January 14, 2013
Credit: Credit: Russian Helicopters
Tony Osborne London
Plans to produce helicopters in India and China indicate a new direction for Russian Helicopters as the state-owned manufacturer makes bigger strides to take on its Western rivals.
The consortium, 100% owned by Oboronprom, Russia's aerospace holding company, wants to open an assembly line for helicopters in India. The new facility would be a critical component in the push to win the Indian armed forces' requirement for 197 light multirole helicopters—a program in which the coaxial Kamov Ka-226 is competing. It would also provide a useful advantage as India's civil helicopter market begins to take shape.
Russian Helicopters signed an agreement on Dec. 26 with Elcom Systems Private Ltd., part of the Indian investment conglomerate SUN Group, to set up a new facility to build models from the Mi- and Ka- families of helicopters. The move is significant because until now Russian Helicopters has not built a single helicopter outside the Commonwealth of Independent States (CIS), instead operating from its facilities inside the Russian Federation.
But now, Russian Helicopters, under the leadership of CEO Dimitry Petrov, is taking a view similar to that of its Western rivals, Eurocopter and AgustaWestland, both of which have set up final assembly lines overseas to establish a greater foothold in the region. Russian Helicopters currently claims a 14% share of the military and civil market, but is keen to boost that figure as it introduces new products.
While it is recognized that ambitious fighter programs may deliver ground-breaking technologies, the local manufacture of helicopters, particularly for the commercial and parapublic market, can deliver useful skills and knowledge. The increased use of rotary-wing aircraft as air ambulances and for law enforcement also indicates improvements in a population's quality of life.
Russian Helicopters has so far provided only scant details on the India project. But it is likely to start with the production of components for the Ka-226 light helicopter before expanding to build and complete final assembly of the aircraft, as well as engage in ground and flight testing of the type and other models in the Russian Helicopters stable. The move comes following Russian President Vladimir's Putin's pledge to strengthen historically strong ties between his country and India, despite the fact that several significant defense programs have not all gone Moscow's way.

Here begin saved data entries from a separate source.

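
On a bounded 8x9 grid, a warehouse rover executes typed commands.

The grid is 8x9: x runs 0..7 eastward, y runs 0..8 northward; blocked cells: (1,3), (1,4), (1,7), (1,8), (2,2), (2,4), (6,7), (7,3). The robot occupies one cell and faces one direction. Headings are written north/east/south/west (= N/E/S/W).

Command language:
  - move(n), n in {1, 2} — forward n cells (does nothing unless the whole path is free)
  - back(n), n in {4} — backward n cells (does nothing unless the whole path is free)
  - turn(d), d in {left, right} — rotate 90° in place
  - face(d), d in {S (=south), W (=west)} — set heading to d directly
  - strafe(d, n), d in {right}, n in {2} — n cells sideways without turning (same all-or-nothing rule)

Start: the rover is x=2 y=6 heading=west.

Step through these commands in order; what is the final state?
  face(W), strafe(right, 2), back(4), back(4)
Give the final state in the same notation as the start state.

x=6 y=8 heading=west

t0: x=2 y=6 heading=west
[1] after face(W): x=2 y=6 heading=west
[2] after strafe(right, 2): x=2 y=8 heading=west
[3] after back(4): x=6 y=8 heading=west
[4] after back(4): x=6 y=8 heading=west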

The two countries did, however, sign off on a significant contract to purchase new Sukhoi fighters and Mi-17 helicopters. Similar plans for helicopter production have also been discussed for China, another strong Russian Helicopters customer, which recently ordered 52 Ulan-Ude-built Mi-171s. In conjunction with Chinese manufacturer Avicopter, joint production of the Kamov Ka-32 model is being explored and work is pushing ahead on the development of a new heavy-lift helicopter—smaller than the 56-ton Mi-26 with a maximum takeoff weight of around 30-40 tons. It has been suggested that production of Ka-32s in China could begin in two years. A similar scheme discussed for Jordan in conjunction with Oboronprom back in 2006, also to build the Ka-226, has fallen by the wayside.